I have similar thoughts,

I don't understand the push for variable width SIMD. Possibly due to ignorance but I think it's an abstraction that can be specialized for different hardware so the similar tradeoffs between low level languages and high level languages apply. Since I already have to be aware of hardware level concepts such as 256bit shuffle not working across 128bit lanes and different instructions having very different performance characteristics on different CPUs I'm already knee deep in hardware specifics. While in general I like abstractions I've largely given up waiting for a 'sufficiently advanced compiler' that would properly auto-vectorize my code. I think AGI AI is more likely to happen sooner. At a guess it seems to be that SIMD code could work on GPUs but GPU code has different memory access costs so the code there would also be completely different.

So my view is either create a much better higher level SIMD abstraction model with a sufficiently advanced compiler that knows all the tricks or let me work closely at the hardware level.

As an outsider who doesn't really know what is going on it does worry me a bit that it appears that WASM is pushing for variable width SIMDs instead of supporting ISAs generally supported by CPUs. I guess it's a portability vs performance tradeoff - I worry that it may be difficult to make variable as performant as fixed width and would prefer to deal with portability by having alternative branches at code level.

  >> Finally, any software that wants to use the new instruction set needs to be rewritten (or at least recompiled). What is worse, software developers often have to target several SIMD generations, and add mechanisms to their programs that dynamically select the optimal code paths depending on which SIMD generation is supported.
Why not marry the two and have variable width SIMD as one of the ISA options and if in the future variable width SIMD become more performant then it would just be another branch to dynamically select.
kevingadd 21 hours ago | parent [-]

Part of the motive behind variable width SIMD in WASM is that there's intentionally-ish no mechanism to do feature detection at runtime in WASM. The whole module has to be valid on your target, you can't include a handful of invalid functions and conditionally execute them if the target supports 256-wide or 512-wide SIMD. If you want to adapt you have to ship entire modules for each set of supported feature flags and select the correct module at startup after probing what the target supports.

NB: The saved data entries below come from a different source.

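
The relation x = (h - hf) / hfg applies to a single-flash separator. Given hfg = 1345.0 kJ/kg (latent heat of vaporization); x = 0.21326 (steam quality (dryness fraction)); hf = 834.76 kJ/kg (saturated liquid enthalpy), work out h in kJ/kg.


h = hf + x * hfg
h = 834.76 + 0.21326 * 1345.0
h = 1121.6 kJ/kg


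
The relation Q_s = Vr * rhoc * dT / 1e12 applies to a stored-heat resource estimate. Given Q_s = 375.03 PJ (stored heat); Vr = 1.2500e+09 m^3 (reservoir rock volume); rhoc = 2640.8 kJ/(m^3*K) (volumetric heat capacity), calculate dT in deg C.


dT = Q_s * 1e12 / (Vr * rhoc)
dT = 375.03 * 1e12 / (1.2500e+09 * 2640.8)
dT = 113.6110 K
Convert (temperature difference, 1 K = 1 deg C): 113.6110 K = 113.6110 deg C
dT = 113.61 deg C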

So variable width SIMD solves this by making any module using it valid regardless of whether the target supports 512-bit vectors, and the VM 'just' has to solve the problem of generating good code.

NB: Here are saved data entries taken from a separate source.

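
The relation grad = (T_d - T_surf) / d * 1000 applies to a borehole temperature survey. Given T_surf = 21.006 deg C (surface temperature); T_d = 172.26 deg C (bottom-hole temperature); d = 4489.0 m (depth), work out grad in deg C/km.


grad = (T_d - T_surf) / d * 1000
grad = (172.26 - 21.006) / 4489.0 * 1000
grad = 33.694 deg C/km


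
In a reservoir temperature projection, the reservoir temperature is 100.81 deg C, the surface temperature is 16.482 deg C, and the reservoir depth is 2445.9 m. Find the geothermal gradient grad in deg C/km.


grad = (T_res - T_surf) / d * 1000
grad = (100.81 - 16.482) / 2445.9 * 1000
grad = 34.477 deg C/km


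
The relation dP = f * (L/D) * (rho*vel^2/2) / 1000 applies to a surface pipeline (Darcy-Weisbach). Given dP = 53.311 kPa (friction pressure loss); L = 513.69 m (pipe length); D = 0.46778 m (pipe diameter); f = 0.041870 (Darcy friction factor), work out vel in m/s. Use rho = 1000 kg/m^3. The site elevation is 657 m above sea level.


vel = sqrt(dP*1000*2*D / (f*L*rho))
vel = sqrt(53.311*1000*2*0.46778 / (0.041870*513.69*1000))
vel = 1.5228 m/s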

Personally I think this is a terrible way to do things and there should have just been a feature detection system, but the horse fled the barn on that one like a decade ago.

__abadams__ 18 hours ago | parent [-]

It would be very easy to support 512-bit vectors everywhere, and just emulate them on most systems with a small number of smaller vectors. It's easy for a compiler to generate good code for this. Clang does it well if you use its built-in vector types (which can be any length). Variable-length vectors, on the other hand, are a very challenging problem for compiler devs. You tend to get worse code out than if you just statically picked a size, even if it's not the native size.

Someone 4 hours ago | parent | next [-]

> It would be very easy to support 512-bit vectors everywhere, and just emulate them on most systems with a small number of smaller vectors. It's easy for a compiler to generate good code for this

Wouldn’t that be suboptimal if/when CPUs that support 1024-bit vectors come along?

> Variable-length vectors, on the other hand, are a very challenging problem for compiler devs. You tend to get worse code out than if you just statically picked a size, even if it's not the native size.

Why would it be challenging? You could statically pick a size on a system with variable-length vectors, too. How would that be worse code?

jandrewrogers 18 hours ago | parent | prev | next [-]

The risk of 512-bit vectors everywhere is that many algorithms will spill the registers pretty badly if implemented in e.g. 128-bit vectors under the hood. In such cases you may be better off with a completely different algorithm implementation.

codedokode 10 hours ago | parent | prev [-]

Variable length vectors seem to be made for closed-source manually-written assembly (nobody wants to unroll the loop manually and nobody will rewrite it for new register width).